Recall now the beginning of this story: receiving the breathe blessing bracelet from my dear lifelong friend made in the small pilgrimage town of Medjugorje. Amen. For me, receiving the bracelet confirmed what I had felt all along – that the Blessed Mother had been with me, was with me, and, as importantly, would continue to be with me going forward. For, blessedly now, I can feel her each moment directing, guiding and breathing through me the very gift God is now seeking to birth next through my humble, joyous and most expectant life.
Gratia plena I am for the Blessed Mother is caring for me; Love is healing me; and, full with silent wonder, the Grace of God is birthing me. Ave Maria!
We are all meant to be mothers of God…for God is always needing to be born.
5 responses to “Gratia Plena”
Most beautiful are all Mother’s – to my most cherished spiritual Mother.
Thank you Julie…I so cherish you as well…
The fact that you could pray such a precious and loving prayer to your God spot on your lung is probably one of the finest examples to us as to how to walk our God Love into ourselves and this world.
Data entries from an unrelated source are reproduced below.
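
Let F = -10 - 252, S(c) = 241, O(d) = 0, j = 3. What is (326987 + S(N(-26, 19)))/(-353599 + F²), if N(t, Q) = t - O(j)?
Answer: -9916/8635 ≈ -1.1483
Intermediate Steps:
N(t, Q) = t (N(t, Q) = t - 1*0 = t + 0 = t)
F = -262
(326987 + S(N(-26, 19)))/(-353599 + F²) = (326987 + 241)/(-353599 + (-262)²) = 327228/(-353599 + 68644) = 327228/(-284955) = 327228*(-1/284955) = -9916/8635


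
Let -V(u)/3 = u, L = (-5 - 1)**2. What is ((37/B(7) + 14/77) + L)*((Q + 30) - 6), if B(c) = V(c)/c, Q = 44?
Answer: 53516/33 ≈ 1621.7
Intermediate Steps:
L = 36 (L = (-6)**2 = 36)
V(u) = -3*u
B(c) = -3 (B(c) = (-3*c)/c = -3)
((37/B(7) + 14/77) + L)*((Q + 30) - 6) = ((37/(-3) + 14/77) + 36)*((44 + 30) - 6) = ((37*(-1/3) + 14*(1/77)) + 36)*(74 - 6) = ((-37/3 + 2/11) + 36)*68 = (-401/33 + 36)*68 = (787/33)*68 = 53516/33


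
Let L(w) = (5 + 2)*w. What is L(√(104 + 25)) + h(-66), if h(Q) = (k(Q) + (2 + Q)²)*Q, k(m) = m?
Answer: -265980 + 7*√129 ≈ -2.6590e+5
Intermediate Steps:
h(Q) = Q*(Q + (2 + Q)²) (h(Q) = (Q + (2 + Q)²)*Q = Q*(Q + (2 + Q)²))
L(w) = 7*w
L(√(104 + 25)) + h(-66) = 7*√(104 + 25) - 66*(-66 + (2 - 66)²) = 7*√129 - 66*(-66 + (-64)²) = 7*√129 - 66*(-66 + 4096) = 7*√129 - 66*4030 = 7*√129 - 265980 = -265980 + 7*√129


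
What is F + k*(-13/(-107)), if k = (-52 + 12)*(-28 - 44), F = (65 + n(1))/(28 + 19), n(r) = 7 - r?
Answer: 1767277/5029 ≈ 351.42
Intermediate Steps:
F = 71/47 (F = (65 + (7 - 1*1))/(28 + 19) = (65 + (7 - 1))/47 = (65 + 6)*(1/47) = 71*(1/47) = 71/47 ≈ 1.5106)
k = 2880 (k = -40*(-72) = 2880)
F + k*(-13/(-107)) = 71/47 + 2880*(-13/(-107)) = 71/47 + 2880*(-13*(-1/107)) = 71/47 + 2880*(13/107) = 71/47 + 37440/107 = 1767277/5029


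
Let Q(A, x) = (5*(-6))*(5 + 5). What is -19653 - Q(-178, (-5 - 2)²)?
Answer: -19353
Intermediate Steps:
Q(A, x) = -300 (Q(A, x) = -30*10 = -300)
-19653 - Q(-178, (-5 - 2)²) = -19653 - 1*(-300) = -19653 + 300 = -19353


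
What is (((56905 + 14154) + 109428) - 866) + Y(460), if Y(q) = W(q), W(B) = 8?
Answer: 179629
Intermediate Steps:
Y(q) = 8
(((56905 + 14154) + 109428) - 866) + Y(460) = (((56905 + 14154) + 109428) - 866) + 8 = ((71059 + 109428) - 866) + 8 = (180487 - 866) + 8 = 179621 + 8 = 179629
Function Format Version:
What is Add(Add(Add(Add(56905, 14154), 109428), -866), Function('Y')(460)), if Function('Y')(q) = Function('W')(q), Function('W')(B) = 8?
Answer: 179629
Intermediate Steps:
Function('Y')(q) = 8
Add(Add(Add(Add(56905, 14154), 109428), -866), Function('Y')(460)) = Add(Add(Add(Add(56905, 14154), 109428), -866), 8) = Add(Add(Add(71059, 109428), -866), 8) = Add(Add(180487, -866), 8) = Add(179621, 8) = 179629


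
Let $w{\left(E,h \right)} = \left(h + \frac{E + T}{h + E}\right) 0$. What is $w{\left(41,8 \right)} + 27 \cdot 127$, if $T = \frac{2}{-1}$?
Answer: $3429$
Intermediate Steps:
$T = -2$ ($T = 2 \left(-1\right) = -2$)
$w{\left(E,h \right)} = 0$ ($w{\left(E,h \right)} = \left(h + \frac{E - 2}{h + E}\right) 0 = \left(h + \frac{-2 + E}{E + h}\right) 0 = 0$)
$w{\left(41,8 \right)} + 27 \cdot 127 = 0 + 27 \cdot 127 = 0 + 3429 = 3429$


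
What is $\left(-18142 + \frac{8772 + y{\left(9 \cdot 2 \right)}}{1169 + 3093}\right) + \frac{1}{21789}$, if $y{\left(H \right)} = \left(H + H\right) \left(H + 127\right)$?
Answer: $- \frac{842223419003}{46432359} \approx -18139.0$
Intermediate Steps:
$y{\left(H \right)} = 2 H \left(127 + H\right)$
$\left(-18142 + \frac{8772 + y{\left(9 \cdot 2 \right)}}{1169 + 3093}\right) + \frac{1}{21789} = \left(-18142 + \frac{8772 + 2 \cdot 9 \cdot 2 \left(127 + 9 \cdot 2\right)}{1169 + 3093}\right) + \frac{1}{21789} = \left(-18142 + \frac{8772 + 2 \cdot 18 \left(127 + 18\right)}{4262}\right) + \frac{1}{21789} = \left(-18142 + \left(8772 + 2 \cdot 18 \cdot 145\right) \frac{1}{4262}\right) + \frac{1}{21789} = \left(-18142 + \left(8772 + 5220\right) \frac{1}{4262}\right) + \frac{1}{21789} = \left(-18142 + 13992 \cdot \frac{1}{4262}\right) + \frac{1}{21789} = \left(-18142 + \frac{6996}{2131}\right) + \frac{1}{21789} = - \frac{38653606}{2131} + \frac{1}{21789} = - \frac{842223419003}{46432359}$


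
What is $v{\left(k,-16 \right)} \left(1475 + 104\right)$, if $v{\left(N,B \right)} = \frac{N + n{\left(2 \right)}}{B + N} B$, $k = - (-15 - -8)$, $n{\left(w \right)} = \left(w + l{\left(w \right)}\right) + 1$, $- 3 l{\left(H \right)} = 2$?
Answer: $\frac{707392}{27} \approx 26200.0$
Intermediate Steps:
$l{\left(H \right)} = - \frac{2}{3}$ ($l{\left(H \right)} = \left(- \frac{1}{3}\right) 2 = - \frac{2}{3}$)
$n{\left(w \right)} = \frac{1}{3} + w$ ($n{\left(w \right)} = \left(w - \frac{2}{3}\right) + 1 = \left(- \frac{2}{3} + w\right) + 1 = \frac{1}{3} + w$)
$k = 7$ ($k = - (-15 + 8) = \left(-1\right) \left(-7\right) = 7$)
$v{\left(N,B \right)} = \frac{B \left(\frac{7}{3} + N\right)}{B + N}$ ($v{\left(N,B \right)} = \frac{N + \left(\frac{1}{3} + 2\right)}{B + N} B = \frac{N + \frac{7}{3}}{B + N} B = \frac{\frac{7}{3} + N}{B + N} B = \frac{B \left(\frac{7}{3} + N\right)}{B + N}$)
$v{\left(k,-16 \right)} \left(1475 + 104\right) = \frac{1}{3} \left(-16\right) \frac{1}{-16 + 7} \left(7 + 3 \cdot 7\right) \left(1475 + 104\right) = \frac{1}{3} \left(-16\right) \frac{1}{-9} \left(7 + 21\right) 1579 = \frac{1}{3} \left(-16\right) \left(- \frac{1}{9}\right) 28 \cdot 1579 = \frac{448}{27} \cdot 1579 = \frac{707392}{27}$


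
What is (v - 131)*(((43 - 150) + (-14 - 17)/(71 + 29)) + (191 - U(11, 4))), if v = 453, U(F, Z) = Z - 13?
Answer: 1492309/50 ≈ 29846.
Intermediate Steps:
U(F, Z) = -13 + Z
(v - 131)*(((43 - 150) + (-14 - 17)/(71 + 29)) + (191 - U(11, 4))) = (453 - 131)*(((43 - 150) + (-14 - 17)/(71 + 29)) + (191 - (-13 + 4))) = 322*((-107 - 31/100) + (191 - 1*(-9))) = 322*((-107 - 31*1/100) + (191 + 9)) = 322*((-107 - 31/100) + 200) = 322*(-10731/100 + 200) = 322*(9269/100) = 1492309/50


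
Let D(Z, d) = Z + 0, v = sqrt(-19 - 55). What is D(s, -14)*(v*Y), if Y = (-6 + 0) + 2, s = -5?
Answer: 20*I*sqrt(74) ≈ 172.05*I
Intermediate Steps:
v = I*sqrt(74) (v = sqrt(-74) = I*sqrt(74) ≈ 8.6023*I)
D(Z, d) = Z
Y = -4 (Y = -6 + 2 = -4)
D(s, -14)*(v*Y) = -5*I*sqrt(74)*(-4) = -(-20)*I*sqrt(74) = 20*I*sqrt(74)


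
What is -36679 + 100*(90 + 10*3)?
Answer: -24679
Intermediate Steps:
-36679 + 100*(90 + 10*3) = -36679 + 100*(90 + 30) = -36679 + 100*120 = -36679 + 12000 = -24679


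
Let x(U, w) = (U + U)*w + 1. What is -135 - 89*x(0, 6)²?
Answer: -224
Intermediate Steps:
x(U, w) = 1 + 2*U*w (x(U, w) = (2*U)*w + 1 = 2*U*w + 1 = 1 + 2*U*w)
-135 - 89*x(0, 6)² = -135 - 89*(1 + 2*0*6)² = -135 - 89*(1 + 0)² = -135 - 89*1² = -135 - 89*1 = -135 - 89 = -224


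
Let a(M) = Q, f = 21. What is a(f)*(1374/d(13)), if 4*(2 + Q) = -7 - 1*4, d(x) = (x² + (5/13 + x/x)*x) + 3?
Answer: -687/20 ≈ -34.350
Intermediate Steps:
d(x) = 3 + x² + 18*x/13 (d(x) = (x² + (5*(1/13) + 1)*x) + 3 = (x² + (5/13 + 1)*x) + 3 = (x² + 18*x/13) + 3 = 3 + x² + 18*x/13)
Q = -19/4 (Q = -2 + (-7 - 1*4)/4 = -2 + (-7 - 4)/4 = -2 + (¼)*(-11) = -2 - 11/4 = -19/4 ≈ -4.7500)
a(M) = -19/4
a(f)*(1374/d(13)) = -13053/(2*(3 + 13² + (18/13)*13)) = -13053/(2*(3 + 169 + 18)) = -13053/(2*190) = -19/4*687/95 = -687/20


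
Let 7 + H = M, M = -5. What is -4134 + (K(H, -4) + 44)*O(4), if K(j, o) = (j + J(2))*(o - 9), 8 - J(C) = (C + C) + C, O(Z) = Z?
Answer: -3438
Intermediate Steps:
J(C) = 8 - 3*C (J(C) = 8 - ((C + C) + C) = 8 - (2*C + C) = 8 - 3*C)
H = -12 (H = -7 - 5 = -12)
K(j, o) = (-9 + o)*(2 + j) (K(j, o) = (j + (8 - 3*2))*(o - 9) = (j + (8 - 6))*(-9 + o) = (j + 2)*(-9 + o) = (2 + j)*(-9 + o) = (-9 + o)*(2 + j))
-4134 + (K(H, -4) + 44)*O(4) = -4134 + ((-18 - 9*(-12) + 2*(-4) - 12*(-4)) + 44)*4 = -4134 + ((-18 + 108 - 8 + 48) + 44)*4 = -4134 + (130 + 44)*4 = -4134 + 174*4 = -4134 + 696 = -3438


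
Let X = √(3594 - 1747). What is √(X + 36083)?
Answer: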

How blessed we are to have you and your heart revealing blog to remind us not to envelop in fear and panic. Thank you Mother Theresa, supporting friends, Sister Miriam and Mother Mary. Thank you Stephanie❤️
And thank you dear Ahjan for your always kind and heartfelt words…
My lovely Stephanie, I am sobbing with relief, joy, reflection, and inspiration. I will share this story at my church and pray others will hear the everlasting hope and strength Mother Mary can provide through God’s love. Your writing is beyond magnificent. I so pray you continue to improve–this world needs you here. Please rest.